News Local

Carrying the Canadian 

By Leah Simonot, Camrose Canadian

Andrew Hoffert checks out the 20 Questions column while delivering papers along 51st Ave.  Leah Simonot/Camrose Canadian

Andrew Hoffert checks out the 20 Questions column while delivering papers along 51st Ave.  Leah Simonot/Camrose Canadian

Delivering the Camrose Canadian was Andrew Hoffert’s first job coming out of high school.  

 

He was drawn to the printed word by his interest in writing for a living. Although novels are more his style, writing for a newspaper was not off the table. Plus, it would earn him a little extra cash while he saved up for university.  

Thirteen years later, Hoffert makes his way down 51st Ave. from 57th Street with a stack of the latest Canadian balanced in the crook of his arm. Earlier in the day, he dropped bundles of them off at different points along his route. Now, Benj Pasek and Justin Paul’s Broadway, “Dear Evan Hansen,” plays through his earbuds as he begins the first leg of his route in the heat of the July sun. Blue dragonflies hover above the sidewalk ahead of his steps. Windchimes sing and the scents of various flowers collide and waft through the neighbourhood together. An orange Tabby cat pads by.  

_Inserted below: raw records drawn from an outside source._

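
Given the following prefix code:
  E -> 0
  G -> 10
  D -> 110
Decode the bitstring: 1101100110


Decoding step by step:
Bits 110 -> D
Bits 110 -> D
Bits 0 -> E
Bits 110 -> D


Decoded message: DDED


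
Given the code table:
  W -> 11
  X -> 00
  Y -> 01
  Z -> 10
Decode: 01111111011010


Decoding:
01 -> Y
11 -> W
11 -> W
11 -> W
01 -> Y
10 -> Z
10 -> Z


Result: YWWWYZZ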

When he reaches the end of the block, Hoffert crosses the road and makes his way up the other side. He checks out the 20 Questions column and the political cartoon when there’s a stretch between mailboxes. In two and a half hours, he will have delivered roughly 300 papers along routes 4A and 5. 

Today, he delivers the final issue of the Camrose Canadian. 

“It was a good first job. It’s disappointing that they’re closing. I would have liked to keep doing it,” said Hoffert in July. “If I moved, maybe, but other than that, I can’t think of anything that would have stopped me.” 

Hoffert is one of 46 paper carriers.  

Michael Elder carried the Canadian for about 20 years before a knee injury forced him to take a break last spring. He was ready to return when news broke of the paper’s impending closure.  

“We were actually just about to come back and see if you had any openings or if anybody needed a substitute once in a while,” said Brad Barsi, a support worker with the Camrose Association for Community Living who has known Elder for 15 years and often accompanied him on his route.  

Delivering papers was a big part of Elder’s life. 

“He loved it,” said Barsi. “It kept him busy, it gave him some extra money and, of course, it was highly important that the paper was delivered to people. You find that out just in talking with people and interacting with people … you find out just how important it was to their lives.” 

Elder and Barsi have delivered in weather ranging from plus-40 C to minus-40 C, and without complaint.  

“[We] just dressed appropriately and we had a job to do,” said Barsi. “It seemed to be a job that he (Elder) really excelled at. He’s had other jobs on a farm and different things like that and kind of lost interest really quickly. But with the papers, he always really enjoyed it and we were able to do it long-term.” 

Moreover, the job connected him to the community.  

“We met lots of people — a lot of interesting stories,” said Barsi.  

Elder said he will miss the paper.  

A few things have changed since Hoffert started his route in 2006. In the neighbourhood he delivers in, people have come and gone and City Hall was added to the skyline. One apartment implemented the paper-weight method, whereby Hoffert is to stack their papers beneath a brick outside the door, as opposed to buzzing a resident to access the paper rack in the lobby. He also notes the shift from cash payment to direct deposit, the switch in distribution days from Sunday to Thursday, and the Canadian’s move to its most recent office on 49th Street.  

A constant throughout his paper carrying days is the flexibility: Hoffert holds his position with the Canadian while working full time at Superstore and gradually working on an English degree by correspondence through Athabasca University.  

There is, further, the joy of working outdoors; Hoffert said it is the walking that really hooked him.  

 “There’re days where you’re like, ‘Ugh. Do I have to go and do this today?’ But once you’re out there, it’s like, ‘OK, I am just being silly,’” he said. 

 “Usually, I’m not very outgoing. I’m very quiet, reserved, until I get to know people. So I liked doing the paper because I was pretty much just by myself. I can listen to my music in the one ear and just go about it. If people say hello, it’s not hard to say hello.”  

Of course, he has had a fair deal of unfavourable weather. One winter day about three years into the gig, he embarked in full-on winter gear — “Tuque, scarf and facemask and everything.” — on a snowy run that took double his usual time to complete. He has, on occasion, had to wait out the rain so as to avoid delivering soggy papers.   

Overall, however, he said he has lucked out.  

As was quoted in the Broadway musical, Newsies: “Summer stinks and winter’s freezing when you work outdoors. Start out sweating and end up sneezing, in between it pours! Still, it’s a fine life carrying the banner.”